Nella specie, inoltre, l’accertamento nei confronti della società non sarebbe ancora definitivo, essendo pendente in cassazione il giudizio di impugnazione dell’avviso di accertamento relativo all’ente.

3. Con il terzo motivo la contribuente deduce la “illegittimità della sentenza impugnata per violazione e falsa applicazione dell’art. 2729 c.c., nella parte in cui i giudici di seconde cure non hanno censurato l’operato dell’ente impositore, il cui originario avviso di accertamento è basato su una illegittima doppia presunzione (art. 360, c. 1, n. 3 c.p.c.”.

Precisamente, l’operato dell’Ufficio sarebbe illegittimo perché fondato su una duplice, anzi triplice, presunzione in quanto: a) il maggior reddito accertato induttivamente in capo alla società sarebbe stato distribuito tra i soci, b) in maniera proporzionale alle quote dagli stessi posseduti e c) nel corso di un determinato esercizio (l’anno 2007).

4. I due motivi possono trattarsi congiuntamente in quanto giuridicamente e logicamente connessi; essi sono infondati.

Premesso che l’accertamento nei confronti della società S.S. Srl è divenuto nelle more definitivo (essendo stato rigettato il ricorso per cassazione proposto dalla società, con sentenza n. 16635/2018), la decisione della CTR, anche in parte qua, è conforme alla granitica giurisprudenza di legittimità.

In tema di accertamento delle imposte sui redditi nel caso di società di capitali che presenti una ristretta base partecipativa, è legittima la presunzione (semplice) di attribuzione ai soci partecipanti alla società degli eventuali utili extracontabili accertati, rimanendo salva la facoltà per il contribuente di offrire la prova del fatto che i maggiori ricavi non siano stati oggetto di distribuzione, ma siano stati, invece, accantonati dalla società, ovvero da essa reinvestiti, non essendo comunque a tal fine sufficiente la mera deduzione che l’esercizio sociale ufficiale si sia concluso con perdite contabili (ex multis, Cass. 22/11/2017, n. 27778; da ultimo, Cass. 06/06/2024, n. 15895/2024).

Ciò vale anche nelle ipotesi di assenza di rapporti di parentela, in quanto la ristrettezza della base sociale implica di per sé un elevato grado di compartecipazione dei soci, e dunque la conoscenza degli affari sociali e la consapevolezza dell’esistenza di utile extrabilancio, consentendo di riconoscere sussistenti, ai fini della prova presuntiva, i requisiti richiesti dall’art. 2729 cod. civ.

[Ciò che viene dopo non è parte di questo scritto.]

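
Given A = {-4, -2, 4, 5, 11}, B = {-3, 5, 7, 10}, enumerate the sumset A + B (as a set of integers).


A + B = {a + b : a ∈ A, b ∈ B}.
Enumerate all |A|·|B| = 5·4 = 20 pairs (a, b) and collect distinct sums.
a = -4: -4+-3=-7, -4+5=1, -4+7=3, -4+10=6
a = -2: -2+-3=-5, -2+5=3, -2+7=5, -2+10=8
a = 4: 4+-3=1, 4+5=9, 4+7=11, 4+10=14
a = 5: 5+-3=2, 5+5=10, 5+7=12, 5+10=15
a = 11: 11+-3=8, 11+5=16, 11+7=18, 11+10=21
Collecting distinct sums: A + B = {-7, -5, 1, 2, 3, 5, 6, 8, 9, 10, 11, 12, 14, 15, 16, 18, 21}
|A + B| = 17

A + B = {-7, -5, 1, 2, 3, 5, 6, 8, 9, 10, 11, 12, 14, 15, 16, 18, 21}


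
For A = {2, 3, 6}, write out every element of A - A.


A - A = {a - a' : a, a' ∈ A}.
Compute a - a' for each ordered pair (a, a'):
a = 2: 2-2=0, 2-3=-1, 2-6=-4
a = 3: 3-2=1, 3-3=0, 3-6=-3
a = 6: 6-2=4, 6-3=3, 6-6=0
Collecting distinct values (and noting 0 appears from a-a):
A - A = {-4, -3, -1, 0, 1, 3, 4}
|A - A| = 7

A - A = {-4, -3, -1, 0, 1, 3, 4}


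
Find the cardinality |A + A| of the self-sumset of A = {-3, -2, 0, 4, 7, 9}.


A + A = {a + a' : a, a' ∈ A}; |A| = 6.
General bounds: 2|A| - 1 ≤ |A + A| ≤ |A|(|A|+1)/2, i.e. 11 ≤ |A + A| ≤ 21.
Lower bound 2|A|-1 is attained iff A is an arithmetic progression.
Enumerate sums a + a' for a ≤ a' (symmetric, so this suffices):
a = -3: -3+-3=-6, -3+-2=-5, -3+0=-3, -3+4=1, -3+7=4, -3+9=6
a = -2: -2+-2=-4, -2+0=-2, -2+4=2, -2+7=5, -2+9=7
a = 0: 0+0=0, 0+4=4, 0+7=7, 0+9=9
a = 4: 4+4=8, 4+7=11, 4+9=13
a = 7: 7+7=14, 7+9=16
a = 9: 9+9=18
Distinct sums: {-6, -5, -4, -3, -2, 0, 1, 2, 4, 5, 6, 7, 8, 9, 11, 13, 14, 16, 18}
|A + A| = 19

|A + A| = 19


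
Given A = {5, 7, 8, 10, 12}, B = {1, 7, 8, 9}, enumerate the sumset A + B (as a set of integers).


A + B = {a + b : a ∈ A, b ∈ B}.
Enumerate all |A|·|B| = 5·4 = 20 pairs (a, b) and collect distinct sums.
a = 5: 5+1=6, 5+7=12, 5+8=13, 5+9=14
a = 7: 7+1=8, 7+7=14, 7+8=15, 7+9=16
a = 8: 8+1=9, 8+7=15, 8+8=16, 8+9=17
a = 10: 10+1=11, 10+7=17, 10+8=18, 10+9=19
a = 12: 12+1=13, 12+7=19, 12+8=20, 12+9=21
Collecting distinct sums: A + B = {6, 8, 9, 11, 12, 13, 14, 15, 16, 17, 18, 19, 20, 21}
|A + B| = 14

A + B = {6, 8, 9, 11, 12, 13, 14, 15, 16, 17, 18, 19, 20, 21}


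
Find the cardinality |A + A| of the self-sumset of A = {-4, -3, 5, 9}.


A + A = {a + a' : a, a' ∈ A}; |A| = 4.
General bounds: 2|A| - 1 ≤ |A + A| ≤ |A|(|A|+1)/2, i.e. 7 ≤ |A + A| ≤ 10.
Lower bound 2|A|-1 is attained iff A is an arithmetic progression.
Enumerate sums a + a' for a ≤ a' (symmetric, so this suffices):
a = -4: -4+-4=-8, -4+-3=-7, -4+5=1, -4+9=5
a = -3: -3+-3=-6, -3+5=2, -3+9=6
a = 5: 5+5=10, 5+9=14
a = 9: 9+9=18
Distinct sums: {-8, -7, -6, 1, 2, 5, 6, 10, 14, 18}
|A + A| = 10

|A + A| = 10


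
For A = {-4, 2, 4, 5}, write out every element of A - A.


A - A = {a - a' : a, a' ∈ A}.
Compute a - a' for each ordered pair (a, a'):
a = -4: -4--4=0, -4-2=-6, -4-4=-8, -4-5=-9
a = 2: 2--4=6, 2-2=0, 2-4=-2, 2-5=-3
a = 4: 4--4=8, 4-2=2, 4-4=0, 4-5=-1
a = 5: 5--4=9, 5-2=3, 5-4=1, 5-5=0
Collecting distinct values (and noting 0 appears from a-a):
A - A = {-9, -8, -6, -3, -2, -1, 0, 1, 2, 3, 6, 8, 9}
|A - A| = 13

A - A = {-9, -8, -6, -3, -2, -1, 0, 1, 2, 3, 6, 8, 9}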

Tale meccanismo probatorio non si pone in contrasto con il divieto di presunzione di secondo grado, in quanto il fatto noto non è dato dalla sussistenza di maggiori redditi accertati induttivamente nei confronti della società, bensì dalla ristrettezza dell’assetto societario, che implica un vincolo di solidarietà e di reciproco controllo dei soci nella gestione sociale, con la conseguenza che, una volta ritenuta operante detta presunzione, spetta poi al contribuente fornire la prova contraria (Cass. 24/01/2019, n. 1947).

La detta presunzione, in altri termini, non va corroborata da altri elementi indiziari; in particolare non occorre che l’accertamento emesso nei confronti dei soci risulti fondato anche su elementi di riscontro tesi a verificare, attraverso l’analisi delle loro movimentazioni bancarie, l’intervenuto acquisto di beni di particolare valore, non giustificabili sulla base dei redditi dichiarati (Cass. 11/08/2020, n. 16913).

5. Il ricorso va, in definitiva, rigettato.

Le spese di lite seguono la soccombenza e si liquidano come da dispositivo.

Sussistono, infine, i presupposti, ai sensi dell’articolo 13 comma 1quater del D.P.R. n. 115/2002, per il versamento, da parte della ricorrente, dell’ulteriore importo a titolo di contributo unificato pari a quello previsto per il ricorso a norma del comma 1bis del citato art. 13, se dovuto.

P.Q.M.

Rigetta il ricorso.

Condanna la ricorrente al pagamento, in favore dell’Agenzia delle Entrate, in persona del Direttore pro tempore, delle spese processuali del giudizio di legittimità, che liquida in Euro 3.500,00, oltre spese prenotate a debito.

Dà atto della sussistenza dei presupposti, ai sensi dell’articolo 13 comma 1quater del D.P.R. n. 115/2002, per il versamento, da parte della ricorrente, dell’ulteriore importo a titolo di contributo unificato pari a quello previsto per il ricorso a norma del comma 1-bis del citato art. 13, se dovuto.